デカルト

(…)理性が私に対して判断において非決定であれと命ずる間も、私の行動においては非決定の状態にとどまるようなことをなくするため、そしてすでにそのときからやはりできるかぎり幸福に生きうるために、私は暫定的にある道徳の規則を自分のために定めた。

第一の格律は、私の国の法律と習慣に服従し、神の恩寵により幼時から教えこまれた宗教をしっかりともちつづけ、ほかのすべてのことでは、私が共に生きてゆかねばならぬ人々のうちの最も分別ある人々が、普通に実生活においてとっているところの、最も穏健な、極端からは遠い意見に従って、自分を導く、ということであった。

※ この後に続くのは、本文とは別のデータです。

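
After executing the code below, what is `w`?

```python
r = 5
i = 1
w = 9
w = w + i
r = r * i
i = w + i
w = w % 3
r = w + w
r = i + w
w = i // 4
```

2

w = 9+1 = 10
r = 5*1 = 5
i = 10+1 = 11
w = 10%3 = 1
r = 1+1 = 2
r = 11+1 = 12
w = 11//4 = 2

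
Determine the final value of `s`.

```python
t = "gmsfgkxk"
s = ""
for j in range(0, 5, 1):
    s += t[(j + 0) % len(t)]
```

'gmsfg'

j=0: add t[0]='g' → 'g'
j=1: add t[1]='m' → 'gm'
j=2: add t[2]='s' → 'gms'
j=3: add t[3]='f' → 'gmsf'
j=4: add t[4]='g' → 'gmsfg'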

私の第二の格律は、私の行動において、できるかぎりしっかりした、またきっぱりした態度をとることであり、いかに疑わしい意見にでも、いったんそれをとると決心した場合は、それがきわめて確実なものである場合と同様に、変わらぬ態度で、それに従いつづけること、であった。

私の第三の格律は、つねに運命によりもむしろ自己にうちかつことにつとめ、世界の秩序よりむしろ自分の欲望を変えようとつとめること、そして一般的にいって、われわれが完全に支配しうるものはわれわれの思想しかなく、われわれの外なるものについては、最善の努力をつくしてなおなしとげえぬ事がらはすべて、われわれにとっては、絶対に不可能である、と信ずる習慣をつけること、であった。